Describe some of the mistakes you believe were made leading up to and in response to the Deepwater Horizon oil spill. What actions do you believe BP could have taken to prevent the spill or minimize the effects of it?

PLEASE EXPLAIN WHY YOU AGREE WITH MY CLASSMATE RESPONSE TO THE ABOVE QUESTIONS? (A MINIMUM OF 125 WORDS)

The blowout and oil spill on the Deepwater Horizon in the Gulf of Mexico was caused by a flawed well plan that did not include enough cement between the 7-inch production casing and the 9 7/8-inch protection casing. The presumed blowout preventer (BOP) failure is an important but secondary issue. Much information has surfaced since the accident through congressional and Mineral Management Service (MMS) hearings, public statements from the companies involved and, on May 16, a feature report on CBS Television's Sixty Minutes program. Most of this information comes from eye-witness accounts by people on or near the Deepwater Horizon at the time of the blowout. The destruction of the Deepwater Horizon had been building for weeks in a series of mishaps.

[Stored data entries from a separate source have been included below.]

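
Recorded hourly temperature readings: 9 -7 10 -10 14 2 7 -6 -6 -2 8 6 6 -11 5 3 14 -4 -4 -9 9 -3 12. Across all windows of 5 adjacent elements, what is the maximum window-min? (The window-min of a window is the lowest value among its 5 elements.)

-4

9 -7 10 -10 14 → min -10
-7 10 -10 14 2 → min -10
10 -10 14 2 7 → min -10
-10 14 2 7 -6 → min -10
14 2 7 -6 -6 → min -6
2 7 -6 -6 -2 → min -6
7 -6 -6 -2 8 → min -6
-6 -6 -2 8 6 → min -6
-6 -2 8 6 6 → min -6
-2 8 6 6 -11 → min -11
8 6 6 -11 5 → min -11
6 6 -11 5 3 → min -11
6 -11 5 3 14 → min -11
-11 5 3 14 -4 → min -11
5 3 14 -4 -4 → min -4
3 14 -4 -4 -9 → min -9
14 -4 -4 -9 9 → min -9
-4 -4 -9 9 -3 → min -9
-4 -9 9 -3 12 → min -9
Maximum of these is -4.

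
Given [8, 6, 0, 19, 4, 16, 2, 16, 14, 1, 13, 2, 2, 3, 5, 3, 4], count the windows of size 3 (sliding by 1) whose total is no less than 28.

(8, 6, 0) → sum 14
(6, 0, 19) → sum 25
(0, 19, 4) → sum 23
(19, 4, 16) → sum 39  ≥ 28 ✓
(4, 16, 2) → sum 22
(16, 2, 16) → sum 34  ≥ 28 ✓
(2, 16, 14) → sum 32  ≥ 28 ✓
(16, 14, 1) → sum 31  ≥ 28 ✓
(14, 1, 13) → sum 28  ≥ 28 ✓
(1, 13, 2) → sum 16
(13, 2, 2) → sum 17
(2, 2, 3) → sum 7
(2, 3, 5) → sum 10
(3, 5, 3) → sum 11
(5, 3, 4) → sum 12
5 windows satisfy the condition.

5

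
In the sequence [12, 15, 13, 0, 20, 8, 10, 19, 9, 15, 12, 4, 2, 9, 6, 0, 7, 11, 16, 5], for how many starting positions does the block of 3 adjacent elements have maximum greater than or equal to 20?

3

[12, 15, 13] → max 15
[15, 13, 0] → max 15
[13, 0, 20] → max 20  ≥ 20 ✓
[0, 20, 8] → max 20  ≥ 20 ✓
[20, 8, 10] → max 20  ≥ 20 ✓
[8, 10, 19] → max 19
[10, 19, 9] → max 19
[19, 9, 15] → max 19
[9, 15, 12] → max 15
[15, 12, 4] → max 15
[12, 4, 2] → max 12
[4, 2, 9] → max 9
[2, 9, 6] → max 9
[9, 6, 0] → max 9
[6, 0, 7] → max 7
[0, 7, 11] → max 11
[7, 11, 16] → max 16
[11, 16, 5] → max 16
3 windows satisfy the condition.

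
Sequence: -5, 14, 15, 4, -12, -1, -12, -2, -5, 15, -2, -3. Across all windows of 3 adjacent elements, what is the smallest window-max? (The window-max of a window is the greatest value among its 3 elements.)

-2

-5 14 15 → max 15
14 15 4 → max 15
15 4 -12 → max 15
4 -12 -1 → max 4
-12 -1 -12 → max -1
-1 -12 -2 → max -1
-12 -2 -5 → max -2
-2 -5 15 → max 15
-5 15 -2 → max 15
15 -2 -3 → max 15
Smallest of these is -2.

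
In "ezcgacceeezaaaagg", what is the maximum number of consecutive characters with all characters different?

5

[e] len 1
[e, z] len 2
[e, z, c] len 3
[e, z, c, g] len 4
[e, z, c, g, a] len 5
[g, a, c] len 3
[c] len 1
[c, e] len 2
[e] len 1
[e] len 1
[e, z] len 2
[e, z, a] len 3
[a] len 1
[a] len 1
[a] len 1
[a, g] len 2
[g] len 1
Longest all-distinct length: 5.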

The tension in every drilling operation is between doing things safely and doing them fast; time is money and this job was costing BP a million dollars a day. Mike Williams was the chief electronics technician in charge of the rig's computers and electrical systems. With the schedule slipping, Williams says a BP manager ordered a faster pace. Williams says, during a test, they closed the gasket. But while it was shut tight, a crewman on deck accidentally nudged a joystick, applying hundreds of thousands of pounds of force, and moving 15 feet of drill pipe through the closed blowout preventer. Later, a man monitoring drilling fluid rising to the top made a troubling find. Chunks of rubber were found in the drilling fluid. It was reported but ignored. Another contributing factor is the cement job on the rig. Several investigators say the company may have completed the job before knowing its cement formula was stable. The cement contained a nitrogen additive to make it lighter so that it would flow more easily and better fill the area between the casing and the lost circulation-washout zone. This also may have decreased its sealing effectiveness. Gas from the reservoir may have further diluted the viscosity of the cement. The list goes on and on.

The sad fact is that this was an entirely preventable disaster. Poor decisions by management were the real cause. Ironically, on the day of the accident, several BP managers were on the Deepwater Horizon for a ceremony to congratulate the crew for seven years without an injury. There were engineers available for consultation but never utilized also.